Morton again located the lack of graduate support in a wider context: “We would all like more resources to get the very best graduate students. So I don’t think in any way that’s unique to language.”
But the current proposal would also add four new tenure-track positions for the combined department and potentially faculty lecturers for language instruction. Bauer noted that the interdisciplinary possibilities of new tenure-track faculty “can help make this unit more coherent in the sense that you can hire people who already maybe cross some boundaries.”
“We haven’t decided,” Morton said, “but the belief [is] that perhaps that is a way to actually improve the quality of language teaching,” suggesting an improvement over graduate student instruction.
Speaking about German Studies, MacBain said that, “We love our grad students dearly, but I’ve asked around about this, and the phrases I most often hear used to describe their teaching skills are ‘mixed bag’ and ‘hit or miss.’”
In contrast, Gerschack cited the “demand for additional sections” and “feedback from undergraduates” as evidence to the contrary. Similarly, Holmes mentioned the positive feedback from course evaluations in Spanish graduate instruction.
Local issue, global pattern
The merging or abolition of small departments has become widespread among institutions around the world. “We are not being terribly innovative in this; we are really following the pattern,” Morton said.
Middlesex University in London intends to close their philosophy department, as part of the United Kingdom’s enormous cuts in teaching expenses. Similarly, several language, theatre, and classics programs at the State University of New York (SUNY) Albany may be cancelled.

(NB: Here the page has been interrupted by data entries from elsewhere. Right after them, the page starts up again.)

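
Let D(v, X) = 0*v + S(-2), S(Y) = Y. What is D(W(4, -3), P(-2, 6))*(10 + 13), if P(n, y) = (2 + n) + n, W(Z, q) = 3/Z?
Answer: -46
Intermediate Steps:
P(n, y) = 2 + 2*n
D(v, X) = -2 (D(v, X) = 0*v - 2 = 0 - 2 = -2)
D(W(4, -3), P(-2, 6))*(10 + 13) = -2*(10 + 13) = -2*23 = -46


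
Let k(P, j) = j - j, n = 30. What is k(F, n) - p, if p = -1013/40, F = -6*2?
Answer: 1013/40 ≈ 25.325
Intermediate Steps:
F = -12
k(P, j) = 0
p = -1013/40 (p = -1013*1/40 = -1013/40 ≈ -25.325)
k(F, n) - p = 0 - 1*(-1013/40) = 0 + 1013/40 = 1013/40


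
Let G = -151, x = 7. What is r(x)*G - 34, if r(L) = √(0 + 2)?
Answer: -34 - 151*√2 ≈ -247.55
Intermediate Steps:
r(L) = √2
r(x)*G - 34 = √2*(-151) - 34 = -151*√2 - 34 = -34 - 151*√2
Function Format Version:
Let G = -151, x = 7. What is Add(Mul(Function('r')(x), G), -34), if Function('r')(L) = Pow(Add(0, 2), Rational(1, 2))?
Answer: Add(-34, Mul(-151, Pow(2, Rational(1, 2)))) ≈ -247.55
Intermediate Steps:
Function('r')(L) = Pow(2, Rational(1, 2))
Add(Mul(Function('r')(x), G), -34) = Add(Mul(Pow(2, Rational(1, 2)), -151), -34) = Add(Mul(-151, Pow(2, Rational(1, 2))), -34) = Add(-34, Mul(-151, Pow(2, Rational(1, 2))))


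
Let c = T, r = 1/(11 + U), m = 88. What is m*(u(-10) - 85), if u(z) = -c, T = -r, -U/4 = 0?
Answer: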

Closer to McGill, over the course of the summer, the University of Toronto Faculty of Arts And Science aimed to conglomerate East Asian Studies, Germanic Languages and Literatures, Italian Studies, Slavic Languages and Literatures, Spanish and Portuguese, and the Centre for Comparative Literature into a new “School of Languages and Literatures.” Thomas Keirstead, chair of East Asian Studies at the University of Toronto, identified a global trend towards viewing such departmental amalgamations into such “economies of scale.”
The faculty’s plan was met with a rapidly mobilized academic response from professors and students, including the creation of town hall meetings, a website archiving all information related to the merger, and a plan for outreach across the university. Ultimately, the faculty reversed its decision and retained the departments.
In comparison, McGill’s move toward amalgamation has been unadvertised, save in emails on certain listservs to find student representatives for the working group. As Fraser wrote in a petition to Dean of Arts Christopher P. Manfredi she circulated in German classes, “…to my current knowledge there has been no explicit notification to students in my department, either by emails, announcements, or postering.”
However, there is still ample time for discussion. According to Morton, a report will be sent to the Dean by November 30. The Arts chair meeting will happen after, “at which point it will eventually be brought to Faculty. At that point there’s some public discussion,” Morton said.
As Keirstad said, “There’s something to be said that elite institutions devote themselves to fields whether they’re popular fields of inquiry or not. …Part of being a world-class institutions is supporting minority fields of inquiry.”